CLAMM: a spin CLuster expansion--Monte Carlo toolkit for Alloys and Magnetic Materials

Abstract

Finite-temperature magnetism gives rise to many phenomena in alloy materials, such as magnetic phase transformations, short or medium range order in magnetic alloys, spin waves, critical phenomena, and the magnetocaloric effect. Lattice models, such as the Ising, Potts, cluster expansion, and magnetic cluster expansion models, are powerful tools for studying complex magnetic alloys and compounds. In this paper we introduce CLAMM, which is a new open source toolkit for developing custom lattice models from density functional theory (DFT) data sets.
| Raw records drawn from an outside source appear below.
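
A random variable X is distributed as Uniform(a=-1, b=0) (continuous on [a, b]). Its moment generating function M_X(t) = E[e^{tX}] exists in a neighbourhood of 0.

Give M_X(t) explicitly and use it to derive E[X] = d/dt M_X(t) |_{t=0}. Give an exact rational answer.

M_X(t) = (1 - e^(-t))/t
M′(t) = (t - e^(t) + 1)*e^(-t)/t^2

E[X] = M′(0) = -1/2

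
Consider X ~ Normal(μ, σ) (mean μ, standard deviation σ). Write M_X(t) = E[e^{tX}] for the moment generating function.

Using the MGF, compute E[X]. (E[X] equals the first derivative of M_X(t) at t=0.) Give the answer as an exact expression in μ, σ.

E[X] = M′(0) = μ

M_X(t) = e^(μ*t + σ^2*t^2/2)
M′(t) = μ*e^(μ*t)*e^(σ^2*t^2/2) + σ^2*t*e^(μ*t)*e^(σ^2*t^2/2)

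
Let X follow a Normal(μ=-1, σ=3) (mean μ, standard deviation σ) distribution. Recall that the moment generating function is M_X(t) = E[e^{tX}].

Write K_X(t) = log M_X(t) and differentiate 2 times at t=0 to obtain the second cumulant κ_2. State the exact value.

M_X(t) = e^(9*t^2/2 - t)
K_X(t) = log M_X(t) = 9*t^2/2 - t
K′(t) = 9*t - 1
K′′(t) = 9

κ_2 = K′′(0) = 9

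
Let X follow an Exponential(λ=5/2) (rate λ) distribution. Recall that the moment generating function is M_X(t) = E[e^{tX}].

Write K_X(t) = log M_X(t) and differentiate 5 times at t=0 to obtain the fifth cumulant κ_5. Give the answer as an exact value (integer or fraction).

M_X(t) = 5/(2*(5/2 - t))
K_X(t) = log M_X(t) = -log(5/2 - t) - log(2) + log(5)
K^(5)(t) = -768/(32*t^5 - 400*t^4 + 2000*t^3 - 5000*t^2 + 6250*t - 3125)

κ_5 = K^(5)(0) = 768/3125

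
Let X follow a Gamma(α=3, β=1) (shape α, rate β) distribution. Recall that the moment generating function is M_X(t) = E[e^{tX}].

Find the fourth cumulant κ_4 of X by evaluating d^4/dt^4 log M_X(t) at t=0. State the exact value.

M_X(t) = (1 - t)^(-3)
K_X(t) = log M_X(t) = -3*log(1 - t)
D^4[K](t) = 18/(t^4 - 4*t^3 + 6*t^2 - 4*t + 1)

κ_4 = D^4[K](0) = 18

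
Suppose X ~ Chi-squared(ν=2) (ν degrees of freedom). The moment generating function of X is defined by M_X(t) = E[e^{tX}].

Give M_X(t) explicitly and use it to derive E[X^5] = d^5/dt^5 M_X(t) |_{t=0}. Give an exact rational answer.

E[X^5] = d^5M/dt^5 |_{t=0} = 3840

M_X(t) = 1/(1 - 2*t)
dM/dt = 2/(4*t^2 - 4*t + 1)
d^2M/dt^2 = -8/(8*t^3 - 12*t^2 + 6*t - 1)
d^3M/dt^3 = 48/(16*t^4 - 32*t^3 + 24*t^2 - 8*t + 1)
d^4M/dt^4 = -384/(32*t^5 - 80*t^4 + 80*t^3 - 40*t^2 + 10*t - 1)
d^5M/dt^5 = 3840/(64*t^6 - 192*t^5 + 240*t^4 - 160*t^3 + 60*t^2 - 12*t + 1)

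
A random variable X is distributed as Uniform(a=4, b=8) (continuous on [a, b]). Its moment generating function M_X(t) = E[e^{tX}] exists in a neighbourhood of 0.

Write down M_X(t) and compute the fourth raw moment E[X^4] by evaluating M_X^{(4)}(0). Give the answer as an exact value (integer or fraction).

M_X(t) = (e^(8*t) - e^(4*t))/(4*t)
dM/dt = (8*t*e^(8*t) - 4*t*e^(4*t) - e^(8*t) + e^(4*t))/(4*t^2)
d^2M/dt^2 = (32*t^2*e^(8*t) - 8*t^2*e^(4*t) - 8*t*e^(8*t) + 4*t*e^(4*t) + e^(8*t) - e^(4*t))/(2*t^3)
d^3M/dt^3 = (256*t^3*e^(8*t) - 32*t^3*e^(4*t) - 96*t^2*e^(8*t) + 24*t^2*e^(4*t) + 24*t*e^(8*t) - 12*t*e^(4*t) - 3*e^(8*t) + 3*e^(4*t))/(2*t^4)

E[X^4] = d^4M/dt^4 |_{t=0} = 7936/5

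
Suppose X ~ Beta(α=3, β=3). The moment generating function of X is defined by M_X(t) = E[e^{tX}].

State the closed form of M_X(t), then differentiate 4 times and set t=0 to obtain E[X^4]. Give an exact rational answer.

M_X(t) = ₁F₁(3; 6; t)
M′(t) = ₁F₁(4; 7; t)/2
M′′(t) = 2*₁F₁(5; 8; t)/7
M′′′(t) = 5*₁F₁(6; 9; t)/28
M′′′′(t) = 5*₁F₁(7; 10; t)/42

E[X^4] = M′′′′(0) = 5/42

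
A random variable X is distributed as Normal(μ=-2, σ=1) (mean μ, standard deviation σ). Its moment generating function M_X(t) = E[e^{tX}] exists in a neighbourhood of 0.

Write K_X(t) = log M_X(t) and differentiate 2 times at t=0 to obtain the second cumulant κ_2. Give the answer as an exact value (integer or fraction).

M_X(t) = e^(t^2/2 - 2*t)
K_X(t) = log M_X(t) = t^2/2 - 2*t
K^(2)(t) = 1

κ_2 = K^(2)(0) = 1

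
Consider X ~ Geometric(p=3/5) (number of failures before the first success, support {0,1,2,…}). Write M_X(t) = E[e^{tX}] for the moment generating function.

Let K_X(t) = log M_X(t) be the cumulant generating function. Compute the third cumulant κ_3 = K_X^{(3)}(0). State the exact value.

κ_3 = d^3K/dt^3 |_{t=0} = 70/27

M_X(t) = 3/(5*(1 - 2*e^(t)/5))
K_X(t) = log M_X(t) = -log(1 - 2*e^(t)/5) - log(5) + log(3)
dK/dt = -2*e^(t)/(2*e^(t) - 5)
d^2K/dt^2 = 10*e^(t)/(4*e^(2*t) - 20*e^(t) + 25)
d^3K/dt^3 = (-20*e^(2*t) - 50*e^(t))/(8*e^(3*t) - 60*e^(2*t) + 150*e^(t) - 125)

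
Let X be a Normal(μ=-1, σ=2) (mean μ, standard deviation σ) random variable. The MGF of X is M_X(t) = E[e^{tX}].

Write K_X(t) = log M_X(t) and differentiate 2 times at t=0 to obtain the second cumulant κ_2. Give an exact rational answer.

κ_2 = K′′(0) = 4

M_X(t) = e^(2*t^2 - t)
K_X(t) = log M_X(t) = 2*t^2 - t
K′(t) = 4*t - 1
K′′(t) = 4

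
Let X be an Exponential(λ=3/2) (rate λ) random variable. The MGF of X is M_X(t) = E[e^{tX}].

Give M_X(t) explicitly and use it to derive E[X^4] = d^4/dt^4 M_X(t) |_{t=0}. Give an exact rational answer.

M_X(t) = 3/(2*(3/2 - t))
M^(4)(t) = -1152/(32*t^5 - 240*t^4 + 720*t^3 - 1080*t^2 + 810*t - 243)

E[X^4] = M^(4)(0) = 128/27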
The toolkit is comprised of three main components. The first component is CLAMMPrep, a python tool that converts data sets consisting of the Vienna Ab-initio Simulation Package (VASP) DFT simulations into a compact format. The second component, CLAMMFit, is also python-based and uses the compact data set to parameterize a lattice model, chosen from a set of available options (cluster expansion, Ising, and others). The third component is CLAMMMC, which is a C++ Monte Carlo solver for generating ensembles of configurations, accounting for both magnetic and alloy configurational entropies, at different temperatures. These ensembles and their analysis can be used for simulating phase transformations and constructing phase diagrams. The code can also be used for generating special quasi-random structures and structures with user-defined short-range order. This document provides a comprehensive overview of each CLAMM tool in order to demonstrate CLAMM's potential for the computational materials community.